Manama, Bahrain, 28 March 2009

The Arab Working Group on Transitional Justice (AWGTJ) held its first meeting in Manama – Bahrain on 28 March 2009. The meeting gathered around 20 Arab experts who took part in the one working day event, organized by NPSG/NPWJ and project partner KADEM in partnership with the Arab Democracy Foundation, the Arab Institute for Human Rights, Bahrain Human Rights Society and the National Centre for Studies (Bahrain).
Participants included lawyers, legal advisors, academicians, human rights and democracy defenders and activists coming from more than 10 Arab countries.
The aim of the meeting was to provide an overview of transitional justice actions in the Mediterranean and Middle East region as well as to build a strengthened regional network and enhance the capacity of civil society regionally to cooperate on international criminal justice.

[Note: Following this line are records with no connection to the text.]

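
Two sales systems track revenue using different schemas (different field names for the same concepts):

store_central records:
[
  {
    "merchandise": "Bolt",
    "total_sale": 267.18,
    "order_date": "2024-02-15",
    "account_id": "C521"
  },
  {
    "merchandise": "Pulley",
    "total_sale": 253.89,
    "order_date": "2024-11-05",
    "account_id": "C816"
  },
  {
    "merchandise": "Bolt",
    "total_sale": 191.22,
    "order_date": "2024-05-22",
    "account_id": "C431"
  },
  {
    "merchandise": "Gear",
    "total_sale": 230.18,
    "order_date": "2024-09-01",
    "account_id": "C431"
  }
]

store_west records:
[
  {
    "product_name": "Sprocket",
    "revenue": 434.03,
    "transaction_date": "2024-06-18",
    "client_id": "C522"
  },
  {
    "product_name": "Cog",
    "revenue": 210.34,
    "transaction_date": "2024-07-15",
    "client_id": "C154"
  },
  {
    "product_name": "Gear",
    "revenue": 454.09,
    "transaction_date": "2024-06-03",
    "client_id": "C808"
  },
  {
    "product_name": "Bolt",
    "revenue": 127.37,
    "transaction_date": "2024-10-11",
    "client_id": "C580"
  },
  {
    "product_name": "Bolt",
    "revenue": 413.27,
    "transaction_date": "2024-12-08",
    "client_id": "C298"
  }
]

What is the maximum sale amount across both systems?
454.09

Reconcile: "total_sale" (store_central) = "revenue" (store_west) = sale amount

Maximum in store_central: 267.18
Maximum in store_west: 454.09

Overall maximum: max(267.18, 454.09) = 454.09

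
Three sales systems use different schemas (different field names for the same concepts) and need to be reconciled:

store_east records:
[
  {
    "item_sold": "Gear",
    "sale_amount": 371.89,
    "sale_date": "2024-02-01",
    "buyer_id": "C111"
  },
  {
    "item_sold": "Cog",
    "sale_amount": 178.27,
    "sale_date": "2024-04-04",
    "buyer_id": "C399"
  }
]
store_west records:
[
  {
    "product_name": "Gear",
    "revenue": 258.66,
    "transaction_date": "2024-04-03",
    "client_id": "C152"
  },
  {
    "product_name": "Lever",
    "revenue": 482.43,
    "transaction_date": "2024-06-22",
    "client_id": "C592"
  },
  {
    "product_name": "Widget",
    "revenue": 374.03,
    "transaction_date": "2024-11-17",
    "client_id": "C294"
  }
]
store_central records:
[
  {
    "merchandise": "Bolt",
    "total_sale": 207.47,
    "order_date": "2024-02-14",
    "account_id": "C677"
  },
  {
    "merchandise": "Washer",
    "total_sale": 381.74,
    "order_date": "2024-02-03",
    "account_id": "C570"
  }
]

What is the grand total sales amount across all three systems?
2254.49

Schema reconciliation - all amount fields map to sale amount:

store_east (sale_amount): 550.16
store_west (revenue): 1115.12
store_central (total_sale): 589.21

Grand total: 2254.49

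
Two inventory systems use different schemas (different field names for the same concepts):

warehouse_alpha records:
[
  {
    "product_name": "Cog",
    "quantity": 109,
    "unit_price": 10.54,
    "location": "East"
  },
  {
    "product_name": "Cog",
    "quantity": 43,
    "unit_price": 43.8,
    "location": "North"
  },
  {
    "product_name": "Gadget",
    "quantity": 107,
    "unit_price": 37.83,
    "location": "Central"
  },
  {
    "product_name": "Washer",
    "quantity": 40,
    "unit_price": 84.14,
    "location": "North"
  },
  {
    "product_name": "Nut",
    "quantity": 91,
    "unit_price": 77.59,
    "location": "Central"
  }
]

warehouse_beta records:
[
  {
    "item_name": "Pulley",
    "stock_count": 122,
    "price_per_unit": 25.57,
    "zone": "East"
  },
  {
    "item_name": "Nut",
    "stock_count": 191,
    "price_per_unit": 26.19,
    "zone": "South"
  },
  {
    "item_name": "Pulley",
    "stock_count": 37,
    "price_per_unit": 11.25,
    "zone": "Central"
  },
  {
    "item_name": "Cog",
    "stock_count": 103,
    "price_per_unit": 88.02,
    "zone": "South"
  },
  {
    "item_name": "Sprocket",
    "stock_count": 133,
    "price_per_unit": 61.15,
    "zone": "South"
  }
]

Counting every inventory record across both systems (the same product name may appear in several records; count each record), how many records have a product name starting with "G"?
1

Schema mapping: "product_name" (warehouse_alpha) = "item_name" (warehouse_beta) = product name

Records with product name starting with "G" in warehouse_alpha: 1
Records with product name starting with "G" in warehouse_beta: 0

Total: 1 + 0 = 1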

The one-day meeting was divided into a plenary session in the morning where the members discussed the strategic planning for the Group. During the afternoon session, participants were divided into two working groups, one addressing the “objectives, strategies and the work plan” and the other the “Group structure”.

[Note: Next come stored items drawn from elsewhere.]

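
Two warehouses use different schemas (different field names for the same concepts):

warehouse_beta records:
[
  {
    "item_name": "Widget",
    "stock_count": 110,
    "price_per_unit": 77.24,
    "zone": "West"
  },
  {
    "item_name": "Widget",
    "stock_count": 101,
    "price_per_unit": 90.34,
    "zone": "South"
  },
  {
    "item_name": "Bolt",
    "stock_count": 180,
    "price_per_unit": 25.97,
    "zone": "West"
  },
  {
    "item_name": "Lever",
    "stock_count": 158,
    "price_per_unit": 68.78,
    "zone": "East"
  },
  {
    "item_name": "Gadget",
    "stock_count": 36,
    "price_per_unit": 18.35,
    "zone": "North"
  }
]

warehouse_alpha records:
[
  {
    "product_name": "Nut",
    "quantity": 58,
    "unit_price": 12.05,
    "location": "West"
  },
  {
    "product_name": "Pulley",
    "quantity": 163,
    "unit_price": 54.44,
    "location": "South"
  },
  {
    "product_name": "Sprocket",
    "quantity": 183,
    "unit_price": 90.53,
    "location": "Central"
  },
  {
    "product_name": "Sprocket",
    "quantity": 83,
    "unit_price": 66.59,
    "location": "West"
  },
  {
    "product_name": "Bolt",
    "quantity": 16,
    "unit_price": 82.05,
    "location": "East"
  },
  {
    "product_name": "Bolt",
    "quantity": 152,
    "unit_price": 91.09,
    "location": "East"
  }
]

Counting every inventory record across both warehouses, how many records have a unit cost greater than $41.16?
8

Schema mapping: "price_per_unit" (warehouse_beta) = "unit_price" (warehouse_alpha) = unit cost

Records > $41.16 in warehouse_beta: 3
Records > $41.16 in warehouse_alpha: 5

Total count: 3 + 5 = 8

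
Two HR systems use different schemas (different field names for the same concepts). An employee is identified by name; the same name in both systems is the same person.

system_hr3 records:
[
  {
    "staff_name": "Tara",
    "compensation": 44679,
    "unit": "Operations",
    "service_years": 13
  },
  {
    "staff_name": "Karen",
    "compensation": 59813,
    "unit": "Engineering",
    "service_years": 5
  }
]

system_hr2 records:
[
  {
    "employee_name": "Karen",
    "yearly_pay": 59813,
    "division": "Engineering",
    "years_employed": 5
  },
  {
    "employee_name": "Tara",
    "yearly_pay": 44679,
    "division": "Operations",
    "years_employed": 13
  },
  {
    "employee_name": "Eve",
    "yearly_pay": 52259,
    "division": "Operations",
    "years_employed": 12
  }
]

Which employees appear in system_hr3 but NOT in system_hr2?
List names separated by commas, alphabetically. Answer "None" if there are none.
None

Schema mapping: "staff_name" (system_hr3) = "employee_name" (system_hr2) = employee name

Names in system_hr3: ['Karen', 'Tara']
Names in system_hr2: ['Eve', 'Karen', 'Tara']

In system_hr3 but not system_hr2: None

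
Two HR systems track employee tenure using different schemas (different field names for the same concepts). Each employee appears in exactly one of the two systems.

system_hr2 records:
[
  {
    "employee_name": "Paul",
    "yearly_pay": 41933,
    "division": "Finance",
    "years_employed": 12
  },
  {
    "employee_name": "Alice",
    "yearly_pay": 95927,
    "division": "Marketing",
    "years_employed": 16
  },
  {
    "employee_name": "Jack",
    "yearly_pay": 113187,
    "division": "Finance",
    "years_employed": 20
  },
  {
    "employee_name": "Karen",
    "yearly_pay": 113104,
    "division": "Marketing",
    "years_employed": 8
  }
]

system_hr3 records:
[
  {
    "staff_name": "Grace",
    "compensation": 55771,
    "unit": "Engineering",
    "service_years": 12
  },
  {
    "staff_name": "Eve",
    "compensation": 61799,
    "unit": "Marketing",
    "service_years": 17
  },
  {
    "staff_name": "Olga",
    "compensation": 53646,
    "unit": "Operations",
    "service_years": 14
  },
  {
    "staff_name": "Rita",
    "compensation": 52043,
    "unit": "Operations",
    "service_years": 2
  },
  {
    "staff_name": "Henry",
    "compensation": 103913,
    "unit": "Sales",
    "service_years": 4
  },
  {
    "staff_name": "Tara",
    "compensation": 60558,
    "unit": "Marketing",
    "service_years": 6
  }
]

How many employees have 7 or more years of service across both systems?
7

Reconcile schemas: "years_employed" (system_hr2) = "service_years" (system_hr3) = years of service

From system_hr2: 4 employees with >= 7 years
From system_hr3: 3 employees with >= 7 years

Total: 4 + 3 = 7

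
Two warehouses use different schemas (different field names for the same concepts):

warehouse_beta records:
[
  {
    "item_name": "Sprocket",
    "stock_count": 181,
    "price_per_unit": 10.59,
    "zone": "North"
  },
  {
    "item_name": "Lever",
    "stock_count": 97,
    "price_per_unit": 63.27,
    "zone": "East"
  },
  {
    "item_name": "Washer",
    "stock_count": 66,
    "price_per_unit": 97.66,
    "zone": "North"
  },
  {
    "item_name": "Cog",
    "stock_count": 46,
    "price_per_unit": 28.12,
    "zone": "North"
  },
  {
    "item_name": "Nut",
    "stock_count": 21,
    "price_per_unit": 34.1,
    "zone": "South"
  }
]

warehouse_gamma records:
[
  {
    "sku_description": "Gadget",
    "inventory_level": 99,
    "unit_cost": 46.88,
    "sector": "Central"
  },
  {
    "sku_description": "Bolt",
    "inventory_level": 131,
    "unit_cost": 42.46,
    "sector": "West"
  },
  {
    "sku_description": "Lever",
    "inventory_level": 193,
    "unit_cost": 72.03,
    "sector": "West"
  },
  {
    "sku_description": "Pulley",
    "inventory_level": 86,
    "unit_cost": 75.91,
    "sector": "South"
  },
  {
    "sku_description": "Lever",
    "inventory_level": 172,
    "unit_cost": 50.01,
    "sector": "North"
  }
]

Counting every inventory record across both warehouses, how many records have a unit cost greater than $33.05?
8

Schema mapping: "price_per_unit" (warehouse_beta) = "unit_cost" (warehouse_gamma) = unit cost

Records > $33.05 in warehouse_beta: 3
Records > $33.05 in warehouse_gamma: 5

Total count: 3 + 5 = 8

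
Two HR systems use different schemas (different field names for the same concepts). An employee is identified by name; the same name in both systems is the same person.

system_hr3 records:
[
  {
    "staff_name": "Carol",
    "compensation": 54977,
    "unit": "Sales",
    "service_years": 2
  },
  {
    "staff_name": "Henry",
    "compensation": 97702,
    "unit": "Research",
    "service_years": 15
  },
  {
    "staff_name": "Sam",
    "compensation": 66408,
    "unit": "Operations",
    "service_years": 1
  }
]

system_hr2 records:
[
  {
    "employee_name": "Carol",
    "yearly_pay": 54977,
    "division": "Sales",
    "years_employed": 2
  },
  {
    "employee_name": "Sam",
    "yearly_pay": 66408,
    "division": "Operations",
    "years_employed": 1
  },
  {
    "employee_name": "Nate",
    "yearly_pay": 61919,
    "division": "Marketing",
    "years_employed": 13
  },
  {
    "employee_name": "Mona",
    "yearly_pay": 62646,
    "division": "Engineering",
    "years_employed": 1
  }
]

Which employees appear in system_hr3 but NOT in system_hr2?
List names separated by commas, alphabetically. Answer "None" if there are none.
Henry

Schema mapping: "staff_name" (system_hr3) = "employee_name" (system_hr2) = employee name

Names in system_hr3: ['Carol', 'Henry', 'Sam']
Names in system_hr2: ['Carol', 'Mona', 'Nate', 'Sam']

In system_hr3 but not system_hr2: ['Henry']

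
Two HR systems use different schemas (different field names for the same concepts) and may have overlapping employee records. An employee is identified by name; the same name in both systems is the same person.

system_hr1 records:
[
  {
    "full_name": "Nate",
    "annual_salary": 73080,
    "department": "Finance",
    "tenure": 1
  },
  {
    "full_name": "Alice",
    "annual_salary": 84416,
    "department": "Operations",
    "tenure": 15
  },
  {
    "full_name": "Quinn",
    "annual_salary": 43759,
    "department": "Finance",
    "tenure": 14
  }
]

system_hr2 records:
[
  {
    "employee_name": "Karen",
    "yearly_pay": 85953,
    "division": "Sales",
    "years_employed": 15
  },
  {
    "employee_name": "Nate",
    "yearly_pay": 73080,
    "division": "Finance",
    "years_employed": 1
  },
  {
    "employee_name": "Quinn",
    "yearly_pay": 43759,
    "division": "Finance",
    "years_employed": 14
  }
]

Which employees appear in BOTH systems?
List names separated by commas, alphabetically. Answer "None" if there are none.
Nate, Quinn

Schema mapping: "full_name" (system_hr1) = "employee_name" (system_hr2) = employee name

Names in system_hr1: ['Alice', 'Nate', 'Quinn']
Names in system_hr2: ['Karen', 'Nate', 'Quinn']

Intersection: ['Nate', 'Quinn']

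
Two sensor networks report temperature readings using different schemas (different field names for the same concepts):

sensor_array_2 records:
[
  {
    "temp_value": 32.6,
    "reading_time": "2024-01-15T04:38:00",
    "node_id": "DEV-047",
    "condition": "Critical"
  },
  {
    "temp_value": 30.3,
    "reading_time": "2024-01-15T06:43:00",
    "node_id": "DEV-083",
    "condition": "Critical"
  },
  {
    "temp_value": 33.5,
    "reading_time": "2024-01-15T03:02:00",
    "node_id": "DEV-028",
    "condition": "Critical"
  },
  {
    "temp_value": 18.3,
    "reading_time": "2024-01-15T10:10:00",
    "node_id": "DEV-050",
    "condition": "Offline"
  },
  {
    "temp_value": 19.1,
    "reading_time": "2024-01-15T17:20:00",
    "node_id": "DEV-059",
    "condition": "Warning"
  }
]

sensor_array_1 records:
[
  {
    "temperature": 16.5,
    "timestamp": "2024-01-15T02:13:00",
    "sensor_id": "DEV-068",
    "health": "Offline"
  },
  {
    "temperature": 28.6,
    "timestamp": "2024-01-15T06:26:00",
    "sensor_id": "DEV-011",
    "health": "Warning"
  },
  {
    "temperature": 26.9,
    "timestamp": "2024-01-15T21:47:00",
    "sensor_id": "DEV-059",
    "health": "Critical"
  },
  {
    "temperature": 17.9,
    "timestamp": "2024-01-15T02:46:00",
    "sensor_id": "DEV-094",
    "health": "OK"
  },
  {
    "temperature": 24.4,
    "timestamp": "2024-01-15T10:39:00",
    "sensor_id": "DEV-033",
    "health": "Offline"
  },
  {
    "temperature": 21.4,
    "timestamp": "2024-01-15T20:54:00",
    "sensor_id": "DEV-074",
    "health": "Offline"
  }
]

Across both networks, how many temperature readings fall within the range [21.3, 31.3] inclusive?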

One of the major issues that was addressed by the Group members is how to institutionalise the AWGTJ. The members emphasised on connecting with other institutions such as some of the UN bodies, which would contribute to the efforts of widening the Group networking, field of operability and visibility. This issue led the discussions to the identity of the Group, which helped clarify its goals and missions and thus will help in working comfortably with governments. In this regard, members were unanimous on the need to break the political lock in order to start the transitional justice process, a major challenge in most countries of the region. Working closely with the governments was considered crucial both in countries where a process has been targeted and in others still trying to build a national momentum.

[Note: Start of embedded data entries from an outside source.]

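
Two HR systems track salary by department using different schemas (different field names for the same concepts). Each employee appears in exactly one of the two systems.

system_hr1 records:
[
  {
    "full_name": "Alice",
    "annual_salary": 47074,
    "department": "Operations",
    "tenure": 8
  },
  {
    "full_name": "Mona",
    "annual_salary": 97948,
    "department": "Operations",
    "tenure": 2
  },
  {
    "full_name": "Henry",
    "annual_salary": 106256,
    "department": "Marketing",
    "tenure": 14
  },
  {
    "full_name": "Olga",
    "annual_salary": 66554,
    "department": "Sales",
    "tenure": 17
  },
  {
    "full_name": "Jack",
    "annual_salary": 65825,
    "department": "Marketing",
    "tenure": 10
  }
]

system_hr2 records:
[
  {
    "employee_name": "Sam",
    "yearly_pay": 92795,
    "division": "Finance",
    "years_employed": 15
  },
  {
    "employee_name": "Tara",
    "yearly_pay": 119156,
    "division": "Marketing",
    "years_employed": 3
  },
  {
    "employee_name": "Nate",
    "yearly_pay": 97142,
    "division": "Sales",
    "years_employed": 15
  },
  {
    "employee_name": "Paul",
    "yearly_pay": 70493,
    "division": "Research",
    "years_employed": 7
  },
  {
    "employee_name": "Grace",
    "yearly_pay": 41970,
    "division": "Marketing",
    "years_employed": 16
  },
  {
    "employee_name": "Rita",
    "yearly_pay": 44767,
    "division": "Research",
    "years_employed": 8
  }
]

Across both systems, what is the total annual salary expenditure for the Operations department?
145022

Schema mappings:
- "department" (system_hr1) = "division" (system_hr2) = department
- "annual_salary" (system_hr1) = "yearly_pay" (system_hr2) = salary

Operations salaries from system_hr1: 145022
Operations salaries from system_hr2: 0

Total: 145022 + 0 = 145022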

At the same time, the members tackled the sensitive issue of how best to take the local specificities of each country into consideration (in songs, theatre, the religious mosaic etc.). Some of the members even suggested working on a coalition with the International Coalition of Historic Site Museums of Conscience (built in 1999) when working on the collective memory issue in the concerned Arab countries. They were also unanimous on the necessity to have the current Group Strategy as an umbrella to national strategies when focusing on the specificities of each Arab transitional justice experience.